2026-04-19 12:57:58 +00:00 · 2026-02-11 23:01:48 +03:30 · 2026-02-11 23:01:48 +03:30 · 86d5163316
commit 86d5163316
parent 81b2d4daab
4 changed files with 822 additions and 0 deletions
--- a/environments/community/regex_generation/README.md
+++ b/environments/community/regex_generation/README.md
@ -0,0 +1,61 @@
+# Regex Generation Environment
+
+An RL environment that trains language models to generate correct Python-compatible regular expressions from natural language descriptions and example test cases.
+
+## How it works
+
+Each problem gives the model:
+- A natural language description of the pattern to match
+- A set of strings that **should** match
+- A set of strings that **should not** match
+
+The model must produce a regex pattern inside `<answer>` tags. The pattern is tested using `re.fullmatch()` against all provided examples.
+
+## Reward signal
+
+The reward is the fraction of test cases passed (both positive and negative). A score of 1.0 means the regex correctly matches all positive examples and rejects all negative ones. Groups where all rollouts score identically are discarded (no learning signal).
+
+## Problem set
+
+The environment ships with 28 hand-crafted regex problems across three difficulty levels:
+
+- **Easy**: Basic patterns (digits only, starts with X, exact match)
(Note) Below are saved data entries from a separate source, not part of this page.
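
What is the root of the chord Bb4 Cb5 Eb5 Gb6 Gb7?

Cb

Bb, Cb, Eb, Gb are the tones of a Cb major seventh chord (Cb–Eb–Gb–Bb), making Cb the root.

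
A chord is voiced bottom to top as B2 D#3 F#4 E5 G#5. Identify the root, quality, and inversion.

E major ninth, second inversion

Reducing to letter names: B, D#, F#, E, G#. These stack in thirds as E–G#–B–D#–F# — an E major ninth chord.
The lowest note is B, the fifth of the chord, so this is second inversion.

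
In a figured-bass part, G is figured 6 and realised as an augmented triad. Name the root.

The figures 6 mean the third of the chord is in the bass. If G is the third of an augmented triad, the root is Eb (chord tones Eb–G–B).

Eb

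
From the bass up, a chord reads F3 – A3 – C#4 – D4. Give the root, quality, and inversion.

D minor-major seventh, first inversion

Reducing to letter names: F, A, C#, D. These stack in thirds as D–F–A–C# — a D minor-major seventh chord.
F is the third of D minor-major seventh; third in the bass means first inversion (figured bass 6/5).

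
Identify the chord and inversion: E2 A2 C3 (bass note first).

A minor, second inversion

The distinct note names are E, A, C. Stacked in thirds they read A–C–E, which is a minor triad on A.
With the fifth (E) in the bass, the chord is in second inversion (figured bass 6/4).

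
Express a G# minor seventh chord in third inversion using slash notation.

Third inversion of G# minor seventh has the seventh (F#) in the bass. As a slash chord: G#m7/F#.

G#m7/F#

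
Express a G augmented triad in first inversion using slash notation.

Gaug/B

First inversion of G augmented has the third (B) in the bass. As a slash chord: Gaug/B.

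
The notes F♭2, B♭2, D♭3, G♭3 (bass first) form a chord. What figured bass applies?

4/2

The notes Fb, Bb, Db, Gb stack in thirds as Gb–Bb–Db–Fb — a Gb dominant seventh chord. The bass Fb is the seventh, so this is third inversion: figured 4/2.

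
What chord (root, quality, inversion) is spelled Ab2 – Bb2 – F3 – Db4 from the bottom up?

Bb minor seventh, third inversion

The distinct note names are Ab, Bb, F, Db. Stacked in thirds they read Bb–Db–F–Ab, which is a minor seventh chord on Bb.
Ab is the seventh of Bb minor seventh; seventh in the bass means third inversion (figured bass 4/2).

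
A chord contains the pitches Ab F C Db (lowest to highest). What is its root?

Db

The distinct letter names are Ab, F, C, Db. Arranged as a stack of thirds they read Db–F–Ab–C, so Db is the root (a Db major seventh chord).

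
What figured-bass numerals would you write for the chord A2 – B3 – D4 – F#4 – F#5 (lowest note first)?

4/2

The notes A, B, D, F# stack in thirds as B–D–F#–A — a B minor seventh chord. The bass A is the seventh, so this is third inversion: figured 4/2.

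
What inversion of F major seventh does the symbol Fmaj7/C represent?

second inversion

Fmaj7/C means F major seventh with C in the bass. C is the fifth of F major seventh (F–A–C–E), so this is second inversion.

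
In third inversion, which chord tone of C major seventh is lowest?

C major seventh is C–E–G–B. Third inversion places the seventh in the bass: B.

B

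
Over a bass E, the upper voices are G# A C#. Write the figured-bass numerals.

The notes E, G#, A, C# stack in thirds as A–C#–E–G# — an A major seventh chord. The bass E is the fifth, so this is second inversion: figured 4/3.

4/3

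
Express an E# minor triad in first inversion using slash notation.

E#m/G#

First inversion of E# minor has the third (G#) in the bass. As a slash chord: E#m/G#.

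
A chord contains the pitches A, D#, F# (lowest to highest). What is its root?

D#

A, D#, F# are the tones of a D# diminished triad (D#–F#–A), making D# the root.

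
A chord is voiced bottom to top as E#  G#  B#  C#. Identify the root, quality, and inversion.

C# major seventh, first inversion

Reducing to letter names: E#, G#, B#, C#. These stack in thirds as C#–E#–G#–B# — a C# major seventh chord.
With the third (E#) in the bass, the chord is in first inversion (figured bass 6/5).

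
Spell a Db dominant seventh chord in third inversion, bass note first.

Cb, Db, F, Ab

Db dominant seventh is Db–F–Ab–Cb. Third inversion puts the seventh (Cb) in the bass, with the remaining tones above: Cb, Db, F, Ab.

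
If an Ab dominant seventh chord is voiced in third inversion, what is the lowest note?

Gb

The seventh of Ab dominant seventh (Ab–C–Eb–Gb) is Gb; that is the bass in third inversion.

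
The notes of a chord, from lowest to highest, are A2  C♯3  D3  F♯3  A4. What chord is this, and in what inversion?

D major seventh, second inversion

The pitch classes A, C#, D, F# arrange in thirds as D–F#–A–C#: a D major seventh chord.
The lowest note is A, the fifth of the chord, so this is second inversion (figured bass 4/3).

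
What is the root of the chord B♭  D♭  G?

Bb, Db, G are the tones of a G diminished triad (G–Bb–Db), making G the root.

G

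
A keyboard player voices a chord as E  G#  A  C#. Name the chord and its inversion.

A major seventh, second inversion

Reducing to letter names: E, G#, A, C#. These stack in thirds as A–C#–E–G# — an A major seventh chord.
With the fifth (E) in the bass, the chord is in second inversion (figured bass 4/3).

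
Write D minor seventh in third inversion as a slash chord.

Third inversion of D minor seventh has the seventh (C) in the bass. As a slash chord: Dm7/C.

Dm7/C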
+- **Medium**: Emails, dates, phone numbers, hex colors, zip codes
+- **Hard**: IPv4 addresses, semantic versioning, URLs, repeated words
+
+Problems are split 80/20 into train/test sets.
+
+## Running
+
+```bash
+# Basic training
+python regex_env.py serve \
+    --env.tokenizer_name="NousResearch/DeepHermes-3-Llama-3-3B-Preview" \
+    --openai.base_url http://localhost:9001/v1
+
+# Only easy/medium problems
+python regex_env.py serve \
+    --env.difficulties='["easy", "medium"]'
+```
+
+## Config options
+
+| Option | Type | Default | Description |
+|--------|------|---------|-------------|
+| `difficulties` | list[str] | `["easy", "medium", "hard"]` | Difficulty levels to include |
+| `score_threshold` | float | `1.0` | Min score to count as "correct" in metrics |
+
+Standard `BaseEnvConfig` options (`group_size`, `max_token_length`, etc.) also apply.
+
+## Eval metrics
+
+| Metric | Description |
+|--------|-------------|
+| `eval/avg_score` | Average fraction of test cases passed |
+| `eval/percent_perfect` | Fraction of problems with all tests passing |
+| `eval/percent_valid_regex` | Fraction of responses with syntactically valid regex |
+| `train/percent_correct` | Training accuracy (problems scoring above threshold) |
+
+## Dependencies
+
+No extra dependencies beyond what Atropos already provides. Uses only Python's built-in `re` module for regex validation.